American Legion Texas Boys State meeting in person for the first time since 2019 this June not only allowed statesmen and staff to interact face-to-face, it allowed dozens of guest speakers from across the Texas government to talk about their jobs in person with those attending the 2022 session.
“Visiting dignitaries at Texas Boys State are those that have possibly come through the program, but have definitely come through the system in the state of Texas, and continued to be those responsible citizens in Texas and get involved, whether it be at the township level or the state level. So it’s nice for those leaders in the great state to come back and mentor those who are going to be those great leaders in the state,” said program director Scott T. Armstrong.
State representatives, township officials, judges and others visited the University of Texas campus to talk about their duties and answer questions from Boys State attendees. The statesmen also heard from Lt. Governor Dan Patrick during their visit to the Texas State Capitol on June 15.
“I have great admiration for Boys State,” said Patrick, who fielded questions from the program’s House and Senate during their sessions in the capitol’s House and Senate chambers.
The Legion Family. The statesmen also heard from the leaders of the Department of Texas’ Legion Family on June 16, as Department Commander Bret Watson, Detachment Commander Tom Arista and Department President Teresa Simmons-Copeland visited campus.
“I’m glad to see we’re back in person,” Watson told the statesmen. “… We need you to take (this experience) back to your hometowns. We need you to go back to the schools, tell all the other young men about your experience, what you learned here, what you’re going to bring out of here.”
Arista challenged the statesmen to talk to their sponsors when they returned home. “Share your experience. It makes The American Legion and the Legionnaires and the Sons of The American Legion proud that we have young gentlemen like you all to make it happen.”
Simmons-Copeland congratulated the statesmen for attending Boys State, and drew cheers when talking about her experience of walking around campus. “I’m ready for a nap,” she joked.
The documentary effect. While the Sundance Award winning documentary “Boys State” shed some light on the Texas Boys State program, it didn’t necessarily spread the program’s message everywhere.
“Even with the documentary having come out a few years ago, I find myself still educating people about Texas Boys State and the Boys State program in general, so I think more and more people are becoming aware of it,” said Stephen Pennington, the Texas Boys State election administrator. “From that perspective, I think the future looks very, very bright. …

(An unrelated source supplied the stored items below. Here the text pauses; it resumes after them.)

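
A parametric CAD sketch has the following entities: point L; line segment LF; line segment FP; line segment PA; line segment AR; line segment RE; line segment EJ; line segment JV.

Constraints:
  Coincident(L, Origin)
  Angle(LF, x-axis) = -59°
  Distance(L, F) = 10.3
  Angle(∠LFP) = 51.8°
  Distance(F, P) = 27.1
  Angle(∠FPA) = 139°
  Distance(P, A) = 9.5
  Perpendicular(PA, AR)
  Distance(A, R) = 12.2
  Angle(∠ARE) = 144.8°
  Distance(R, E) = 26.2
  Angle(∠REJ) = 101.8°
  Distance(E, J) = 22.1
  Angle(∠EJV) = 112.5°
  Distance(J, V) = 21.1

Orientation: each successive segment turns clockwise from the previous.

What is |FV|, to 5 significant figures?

14.942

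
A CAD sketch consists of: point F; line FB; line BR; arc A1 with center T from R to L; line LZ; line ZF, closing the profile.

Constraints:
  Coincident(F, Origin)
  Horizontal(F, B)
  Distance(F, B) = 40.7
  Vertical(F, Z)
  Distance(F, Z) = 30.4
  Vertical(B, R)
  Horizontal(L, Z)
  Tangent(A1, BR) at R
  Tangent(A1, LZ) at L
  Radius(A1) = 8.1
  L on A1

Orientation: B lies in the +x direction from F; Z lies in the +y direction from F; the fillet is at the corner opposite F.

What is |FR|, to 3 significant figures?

46.4

F is at the origin; F and B share the same y with |FB| = 40.7 and B on the +x side, so B = (40.7, 0.00). F and Z share the same x with |FZ| = 30.4 and Z on the +y side, so Z = (0.00, 30.4). The virtual corner opposite F is at (40.7, 30.4). Since A1 is tangent to BR there, TR ⟂ BR and the tangent condition forces TL to be normal to LZ, with radius 8.1, so the center T sits 8.1 in from both sides at T = (32.6, 22.3). That places the tangent points at R = (40.7, 22.3) on BR and L = (32.6, 30.4) on LZ. Then |FR| = |R − F| = 46.4.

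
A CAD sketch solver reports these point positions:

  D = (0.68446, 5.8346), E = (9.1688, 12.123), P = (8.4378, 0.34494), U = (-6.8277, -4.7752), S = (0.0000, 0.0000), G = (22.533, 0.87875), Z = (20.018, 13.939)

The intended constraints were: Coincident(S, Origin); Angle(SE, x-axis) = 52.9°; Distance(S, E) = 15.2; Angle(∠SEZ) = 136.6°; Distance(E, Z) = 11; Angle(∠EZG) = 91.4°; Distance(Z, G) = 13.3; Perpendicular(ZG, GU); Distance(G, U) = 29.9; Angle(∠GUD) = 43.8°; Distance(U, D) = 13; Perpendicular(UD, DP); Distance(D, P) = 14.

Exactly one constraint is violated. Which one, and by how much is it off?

Distance(D, P) = 14 — off by 4.50.

S = (0.00, 0.00) ✓; SE at 52.90° ✓; |SE| = 15.20 ✓; ∠SEZ = 136.6° ✓; |EZ| = 11.00 ✓; ∠EZG = 91.40° ✓; |ZG| = 13.30 ✓; ∠(ZG, GU) = 90.00° ✓; |GU| = 29.90 ✓; ∠GUD = 43.80° ✓; |UD| = 13.00 ✓; ∠(UD, DP) = 90.00° ✓; |DP| = 9.500 ✗.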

“We’ve taken a little bit of a haircut (in terms of participation), we’ve got some rebuilding to do as far as outreach and things like that, but I think the future’s bright.”
Ben Feinstein, one of the documentary’s stars, was back on staff for a third year this June.
“There’s no other program in the country where you’re getting somewhere between 800 and 1,000 young men at a critical point in their lives, right before they’re going to vote, join the armed forces, serve in public life in other ways and you teach them how to be leaders,” Feinstein said. “Walking into a room on Sunday or Monday, when they’re not sure what’s going on, and you’re having to shepherd and coach them through, versus walking into rooms (Tuesday, Wednesday) and especially, I anticipate, (Thursday), they know what they’re doing, they have a firm grasp on the situation, they have strong strategies they’re trying to implement; it’s really remarkable and especially being a city counselor, the feeling of seeing my guys move from not having their heads screwed on straight to being very efficient, very put together and running very professional meetings that, you know, adults wouldn’t often run, it makes me really proud, and it’s really a testament to what this program can do for young people.”
A sight to see. The proximity of the University of Texas campus to the Texas State Capitol — roughly a 15-minute walk — allows the program to march from campus rather than riding buses to the center of state government.
Led by the Texas Boys State band and escorted by police blocking traffic along San Jacinto Boulevard, the procession drew a variety of onlookers recording the march on cell phone cameras.